YACHT
See Mystery Lights
(DFA; 2009)
By Andrew Hall | 3 August 2009
Here’s an idea: let’s create a comprehensive index to help people pinpoint the moment in which ironic autotune went from being unbelievably annoying to completely unacceptable. We can call it Here Before Brokencyde. It’s not really that ironic autotune is really made any worse by the fact that it comes after Brokencyde’s debut album (or, for that matter, Discovery’s LP), but Brokencyde seems like the point at which it ceased to have any potential for redemption.
Of course, this isn’t really about about Brokencyde or Discovery.
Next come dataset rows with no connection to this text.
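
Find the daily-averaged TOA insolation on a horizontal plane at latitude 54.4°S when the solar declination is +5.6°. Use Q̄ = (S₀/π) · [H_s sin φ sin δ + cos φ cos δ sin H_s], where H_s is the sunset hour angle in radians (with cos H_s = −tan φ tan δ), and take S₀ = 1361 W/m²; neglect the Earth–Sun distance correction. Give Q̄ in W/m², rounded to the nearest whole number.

cos H_s = −tan(-54.4°) · tan(5.6°) = 0.1370, so H_s = arccos(0.1370) = 82.13°. In radians, H_s = 1.4334.
H_s sin φ sin δ = 1.4334 × -0.8131 × 0.0976 = -0.1138.
cos φ cos δ sin H_s = 0.5821 × 0.9952 × 0.9906 = 0.5739.
Q̄ = (1361/π) × (-0.1138 + 0.5739) = 433.22 × 0.4601 = 199.32 W/m².

199 W/m²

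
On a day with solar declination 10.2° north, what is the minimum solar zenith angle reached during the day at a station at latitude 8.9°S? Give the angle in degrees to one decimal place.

At local solar noon the hour angle is zero, so the zenith angle is |φ − δ| = |-8.9° − (10.2°)| = 19.1°.

19.1°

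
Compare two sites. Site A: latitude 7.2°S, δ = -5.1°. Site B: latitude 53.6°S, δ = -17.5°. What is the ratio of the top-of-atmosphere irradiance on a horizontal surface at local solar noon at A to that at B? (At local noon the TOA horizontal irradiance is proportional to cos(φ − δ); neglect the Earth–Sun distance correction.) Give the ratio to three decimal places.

A: cos θ_z = cos(-7.2° − (-5.1°)) = 0.9993.
B: cos θ_z = cos(-53.6° − (-17.5°)) = 0.8080.
Ratio A/B = 0.9993 / 0.8080 = 1.2368.

1.237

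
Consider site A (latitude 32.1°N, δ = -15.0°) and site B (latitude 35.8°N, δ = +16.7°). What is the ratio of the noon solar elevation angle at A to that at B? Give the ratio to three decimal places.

0.605

A: 90° − |32.1 − (-15.0)| = 42.90°.
B: 90° − |35.8 − (16.7)| = 70.90°.
Ratio A/B = 42.9000 / 70.9000 = 0.6051.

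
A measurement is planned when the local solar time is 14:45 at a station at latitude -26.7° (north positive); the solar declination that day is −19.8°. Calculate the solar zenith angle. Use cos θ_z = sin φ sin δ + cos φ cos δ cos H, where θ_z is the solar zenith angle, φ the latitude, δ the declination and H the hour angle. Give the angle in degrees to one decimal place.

Hour angle H = 15° × (14.75 − 12) = 41.25°.
cos θ_z = sin φ sin δ + cos φ cos δ cos H = (-0.4493)(-0.3387) + (0.8934)(0.9409)(0.7518) = 0.7841.
θ_z = arccos(0.7841) = 38.36°.

38.4°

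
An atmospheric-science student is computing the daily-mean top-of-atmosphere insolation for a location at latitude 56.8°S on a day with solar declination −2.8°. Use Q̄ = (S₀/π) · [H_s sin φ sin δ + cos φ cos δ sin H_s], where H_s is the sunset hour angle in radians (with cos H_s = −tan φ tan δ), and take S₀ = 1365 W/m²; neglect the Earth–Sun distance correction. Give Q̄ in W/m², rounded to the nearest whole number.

cos H_s = −tan(-56.8°) · tan(-2.8°) = -0.0747, so H_s = arccos(-0.0747) = 94.28°. In radians, H_s = 1.6455.
H_s sin φ sin δ = 1.6455 × -0.8368 × -0.0488 = 0.0672.
cos φ cos δ sin H_s = 0.5476 × 0.9988 × 0.9972 = 0.5454.
Q̄ = (1365/π) × (0.0672 + 0.5454) = 434.49 × 0.6126 = 266.17 W/m².

266 W/m²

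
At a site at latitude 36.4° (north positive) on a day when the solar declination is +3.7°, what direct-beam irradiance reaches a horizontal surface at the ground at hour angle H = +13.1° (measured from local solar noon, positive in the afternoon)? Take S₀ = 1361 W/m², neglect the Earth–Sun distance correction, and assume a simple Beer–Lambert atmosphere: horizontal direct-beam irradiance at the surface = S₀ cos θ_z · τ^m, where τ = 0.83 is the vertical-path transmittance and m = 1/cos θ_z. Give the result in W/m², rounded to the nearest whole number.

890 W/m²

cos θ_z = sin(36.4°) sin(3.7°) + cos(36.4°) cos(3.7°) cos(13.10°) = 0.0383 + 0.7823 = 0.8206.
Air mass m = 1/cos θ_z = 1/0.8206 = 1.219; τ^m = 0.83^1.219 = 0.7968.
Surface direct beam = 1361 × 0.8206 × 0.7968 = 889.90 W/m².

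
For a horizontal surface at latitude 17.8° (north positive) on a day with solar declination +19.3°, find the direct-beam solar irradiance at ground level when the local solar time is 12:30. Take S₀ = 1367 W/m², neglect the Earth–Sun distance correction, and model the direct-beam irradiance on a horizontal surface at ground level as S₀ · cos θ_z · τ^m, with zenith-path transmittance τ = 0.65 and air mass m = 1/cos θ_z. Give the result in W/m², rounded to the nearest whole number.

Hour angle H = 15° × (12.5 − 12) = 7.50°.
cos θ_z = sin(17.8°) sin(19.3°) + cos(17.8°) cos(19.3°) cos(7.50°) = 0.1010 + 0.8909 = 0.9919.
Air mass m = 1/cos θ_z = 1/0.9919 = 1.008; τ^m = 0.65^1.008 = 0.6478.
Surface direct beam = 1367 × 0.9919 × 0.6478 = 878.37 W/m².

878 W/m²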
This is about YACHT’s See Mystery Lights, which features a track called “I’m in Love With a Ripper” almost half a decade after “I’m ‘n Luv (Wit a Stripper),” and on it Jona Bechtolt irritatingly runs Claire Evans’ vocals through the ubiquitous T-Pain/Brokencyde envelope effect. See Mystery Lights, despite being his DFA debut and first record with Evans, is still Bechtolt’s product through and through, and the majority of the material here consists of either half-baked dance anthems or overly repetitive, meandering pop. It is also, despite having been made partially in Texas, at heart Portland music: flying in the face of their now New York-based label, Bechtolt and Evans reject cowbells, disco, and record collections, opting instead to pile on the layered instruments and speak-sing—often in boy-girl harmony—about how awesome it is to be young and surrounded by other young people. “Ring The Bell” is all muted rock drums and vaguely tropical guitars, but there’s little else immediate about it. “The Afterlife” is almost completely derailed by its bridge as Evans gets community-minded, and “I’m in Love With a Ripper” loses me the moment Bechtolt breaks out his Antares patches.
Much of See Mystery Lights sees Bechtolt struggling to adapt DFA’s aesthetics to his own production and songwriting style, and that’s where things become really problematic. “It’s Boring / You Can Live Anywhere You Want” starts with disco drums and somewhat abrasive post-punk riffs, and Bechtolt/Evans even get into shout-singing a la James Murphy. It builds a a great momentum as Evans gets more intense, but then proceeds to go on for almost six minutes as she makes good on the promise of a title like “You Can Live Anywhere You Want” by, natch, listing a whole lot of places in which one could live. Informative, yes, but not all that fun to take in. “Summer Song,” meanwhile, is about as good as one would expect from a straight-up LCD Soundsystem homage.
What’s frustrating, then, is that this record probably could have worked out beautifully. Check “Psychic City (Voodoo City),” which is year-end material: Bechtolt and Evans have constructed a response to LCD Soundsystem’s “All My Friends,” and they nail it. Bechtolt takes Murphy’s tribute to aging and isolation, turns it on its head, and delivers a singularly northwestern, utterly irresistible celebration of youth and irresistible, relentless optimism. Evans sings about place and finds herself welcome everywhere, and its climax, as her friends tell her “we’ve been saving this moment for you,” is probably what Murphy was looking for when he asked to see all his friends that night. Despite not being a particularly great singer, Evans’ performance suits its low-key arrangement, and the sound of her voice cracking as she sings “and our eyes might meet” communicates its basic idea better than anything else ever could.
Given how good “Psychic City” is, I’m convinced that Bechtolt and Evans have a ton of potential that’s simply going completely unrealized for all but about nine minutes of See Mystery Lights, which leaves it feeling like a party that never actually gets going for some inexplicable reason as everyone involved tries too hard. Even if they can’t make good dance music, they can make good pop, and if someone were to rein in their most indulgent tendencies and take away Bechtolt’s more obnoxious patches, they could finally make the decent Pacific Northwest/Far West Texas electro-pop record. Or at least something as enjoyable as the Blow’s Paper Television (2006), where Bechtolt’s productions were much more consistent. In the meantime, we can sigh heavily and file this under “Here After Brokencyde.”